スマートフォンやパソコンにより、どこにいても全国のラジオ放送を聞くことができるようになり、ローカルで支持されていた番組やパーソナリティに、全国から注目が集まっている。
ラジオ本放送は1925年の本日、港区愛宕山の東京放送局(現・NHK)で開始された。
当時の日本では無線研究が流行し、新聞社などによる放送の実験が盛んに行われていた。
ラジオ放送開始の世論が一気に高まったのは、関東大震災(1923年)が影響している。
地震発生時に新聞発行が停止してしまい、混乱が広まったからだ。災害時にも情報を素早く正確に伝える必要があった。
本放送開始からラジオの普及は進んでいったが、一般家庭にまで浸透するには、1928年に登場した真空管ラジオによるところが大きい。
真空管ラジオ (画像=写真AC)
しかし、この真空管ラジオは、スイッチを入れて、音が出るまで相当な時間を要し、本体も大きなものだった。
そのため、娯楽製品ではなく、家具の一つとして購入していた家庭が多かった。

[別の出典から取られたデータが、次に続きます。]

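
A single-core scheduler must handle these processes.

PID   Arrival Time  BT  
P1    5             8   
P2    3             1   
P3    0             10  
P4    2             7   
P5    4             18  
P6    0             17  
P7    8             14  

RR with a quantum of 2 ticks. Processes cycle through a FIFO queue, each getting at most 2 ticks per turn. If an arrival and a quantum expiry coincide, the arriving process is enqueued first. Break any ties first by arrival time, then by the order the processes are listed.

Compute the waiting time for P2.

Gantt: | P3 0-2 | P6 2-4 | P4 4-6 | P3 6-8 | P2 8-9 | P5 9-11 | P6 11-13 | P1 13-15 | P4 15-17 | P7 17-19 | P3 19-21 | P5 21-23 | P6 23-25 | P1 25-27 | P4 27-29 | P7 29-31 | P3 31-33 | P5 33-35 | P6 35-37 | P1 37-39 | P4 39-40 | P7 40-42 | P3 42-44 | P5 44-46 | P6 46-48 | P1 48-50 | P7 50-52 | P5 52-54 | P6 54-56 | P7 56-58 | P5 58-60 | P6 60-62 | P7 62-64 | P5 64-66 | P6 66-68 | P7 68-70 | P5 70-72 | P6 72-73 | P5 73-75 |
Completion: P1=50  P2=9  P3=44  P4=40  P5=75  P6=73  P7=70
Turnaround (C−A): P1=45  P2=6  P3=44  P4=38  P5=71  P6=73  P7=62
Waiting(P2) = turnaround − burst = 6 − 1 = 5

5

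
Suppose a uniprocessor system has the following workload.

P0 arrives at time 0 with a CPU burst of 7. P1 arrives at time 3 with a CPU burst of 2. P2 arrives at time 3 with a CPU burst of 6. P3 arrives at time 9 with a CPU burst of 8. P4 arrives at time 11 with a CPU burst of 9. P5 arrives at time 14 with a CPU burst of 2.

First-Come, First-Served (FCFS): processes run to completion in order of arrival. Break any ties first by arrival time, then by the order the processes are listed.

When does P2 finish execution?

15

Gantt: | P0 0-7 | P1 7-9 | P2 9-15 | P3 15-23 | P4 23-32 | P5 32-34 |
Completion: P0=7  P1=9  P2=15  P3=23  P4=32  P5=34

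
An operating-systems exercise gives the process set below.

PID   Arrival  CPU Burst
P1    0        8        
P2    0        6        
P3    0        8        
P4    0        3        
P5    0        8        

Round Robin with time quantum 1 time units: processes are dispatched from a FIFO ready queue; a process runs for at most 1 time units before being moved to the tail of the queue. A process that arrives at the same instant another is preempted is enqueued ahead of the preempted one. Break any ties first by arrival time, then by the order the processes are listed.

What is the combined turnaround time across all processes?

Schedule: | P1 0-1 | P2 1-2 | P3 2-3 | P4 3-4 | P5 4-5 | P1 5-6 | P2 6-7 | P3 7-8 | P4 8-9 | P5 9-10 | P1 10-11 | P2 11-12 | P3 12-13 | P4 13-14 | P5 14-15 | P1 15-16 | P2 16-17 | P3 17-18 | P5 18-19 | P1 19-20 | P2 20-21 | P3 21-22 | P5 22-23 | P1 23-24 | P2 24-25 | P3 25-26 | P5 26-27 | P1 27-28 | P3 28-29 | P5 29-30 | P1 30-31 | P3 31-32 | P5 32-33 |
Completion: P1=31  P2=25  P3=32  P4=14  P5=33
Turnaround (C−A): P1=31  P2=25  P3=32  P4=14  P5=33
Turnaround = completion − arrival: P1=31, P2=25, P3=32, P4=14, P5=33
Total turnaround = 31 + 25 + 32 + 14 + 33 = 135

135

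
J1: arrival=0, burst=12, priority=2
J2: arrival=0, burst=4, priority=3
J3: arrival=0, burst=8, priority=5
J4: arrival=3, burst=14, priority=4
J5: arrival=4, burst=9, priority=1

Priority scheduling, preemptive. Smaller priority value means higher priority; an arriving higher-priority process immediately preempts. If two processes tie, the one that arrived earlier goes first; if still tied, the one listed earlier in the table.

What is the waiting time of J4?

22

Schedule: | J1 0-4 | J5 4-13 | J1 13-21 | J2 21-25 | J4 25-39 | J3 39-47 |
Completion: J1=21  J2=25  J3=47  J4=39  J5=13
Waiting(J4) = turnaround − burst = 36 − 14 = 22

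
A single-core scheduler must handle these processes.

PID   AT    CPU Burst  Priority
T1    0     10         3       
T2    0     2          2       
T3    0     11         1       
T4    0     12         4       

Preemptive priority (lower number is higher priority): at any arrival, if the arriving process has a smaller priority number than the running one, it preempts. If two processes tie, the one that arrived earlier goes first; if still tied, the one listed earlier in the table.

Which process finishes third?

Timeline: | T3 0-11 | T2 11-13 | T1 13-23 | T4 23-35 |
Completion: T1=23  T2=13  T3=11  T4=35
Finish order: T3 → T2 → T1 → T4

T1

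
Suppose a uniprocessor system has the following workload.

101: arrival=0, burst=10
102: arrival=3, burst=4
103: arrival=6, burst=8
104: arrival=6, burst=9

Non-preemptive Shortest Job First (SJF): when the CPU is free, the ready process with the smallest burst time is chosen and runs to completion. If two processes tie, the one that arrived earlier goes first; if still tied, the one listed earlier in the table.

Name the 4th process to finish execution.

104

Schedule: | 101 0-10 | 102 10-14 | 103 14-22 | 104 22-31 |
Completion: 101=10  102=14  103=22  104=31
Turnaround (C−A): 101=10  102=11  103=16  104=25
Finish order: 101 → 102 → 103 → 104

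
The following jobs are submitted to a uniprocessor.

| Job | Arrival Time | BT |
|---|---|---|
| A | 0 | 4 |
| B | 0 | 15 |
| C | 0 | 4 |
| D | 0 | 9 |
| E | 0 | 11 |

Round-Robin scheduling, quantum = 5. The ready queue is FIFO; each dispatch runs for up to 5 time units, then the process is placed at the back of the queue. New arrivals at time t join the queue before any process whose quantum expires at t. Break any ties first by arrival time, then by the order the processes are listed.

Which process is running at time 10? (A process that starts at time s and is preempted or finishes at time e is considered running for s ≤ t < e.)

C

Schedule: | A 0-4 | B 4-9 | C 9-13 | D 13-18 | E 18-23 | B 23-28 | D 28-32 | E 32-37 | B 37-42 | E 42-43 |
Completion: A=4  B=42  C=13  D=32  E=43
Turnaround (C−A): A=4  B=42  C=13  D=32  E=43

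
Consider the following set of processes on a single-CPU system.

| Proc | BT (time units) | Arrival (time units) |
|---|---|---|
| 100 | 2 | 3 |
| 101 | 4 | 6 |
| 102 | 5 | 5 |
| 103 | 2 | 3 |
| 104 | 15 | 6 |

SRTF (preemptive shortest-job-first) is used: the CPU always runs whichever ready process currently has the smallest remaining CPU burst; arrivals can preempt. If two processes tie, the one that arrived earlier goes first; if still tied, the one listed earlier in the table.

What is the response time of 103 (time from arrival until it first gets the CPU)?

2

Gantt: | idle 0-3 | 100 3-5 | 103 5-7 | 101 7-11 | 102 11-16 | 104 16-31 |
Completion: 100=5  101=11  102=16  103=7  104=31
Turnaround (C−A): 100=2  101=5  102=11  103=4  104=25
Response(103) = first start − arrival = 5 − 3 = 2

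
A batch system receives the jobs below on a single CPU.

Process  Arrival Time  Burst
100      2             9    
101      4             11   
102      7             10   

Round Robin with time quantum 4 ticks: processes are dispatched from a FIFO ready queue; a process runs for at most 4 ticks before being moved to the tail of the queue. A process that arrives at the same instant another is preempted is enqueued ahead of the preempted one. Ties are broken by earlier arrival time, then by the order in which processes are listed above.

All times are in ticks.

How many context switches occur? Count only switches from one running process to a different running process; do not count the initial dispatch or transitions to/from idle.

8

Gantt: | idle 0-2 | 100 2-6 | 101 6-10 | 100 10-14 | 102 14-18 | 101 18-22 | 100 22-23 | 102 23-27 | 101 27-30 | 102 30-32 |
Completion: 100=23  101=30  102=32
Turnaround (C−A): 100=21  101=26  102=25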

実際にラジオ工場には家具職人が常駐し、できあがった製品を木目の筐体に仕上げていた。
その後、持ち運びの出来るトランジスタラジオが登場し、急速に普及していった。
現在放送中の朝の連続テレビ小説「ひよっこ」(NHK)の主人公はトランジスタラジオ工場で働いている。1955年には、全世帯の約83%まで普及していった。
娯楽の少なかった当時、ラジオは生活に必須のもので、貴重な家族団らんの時間だった。
野球や大相撲中継、紅白歌合戦など家族みんながラジオの前に集まり、聞こえる声、音楽に耳を傾けた。
しかし1953年に、テレビが登場すると、ラジオの存在感は薄らいでいく。
それでも近所の公園を歩けば、ラジオ体操が今でも行われている。
そして根強いラジオリスナーは多く、パーソナリティやDJがファンと密接な関係性を築けるメディアとして、他にはない価値を提供している。
家族の団らんからは遠のいたが、スマフォやパソコンの中で確かに存在感を増している。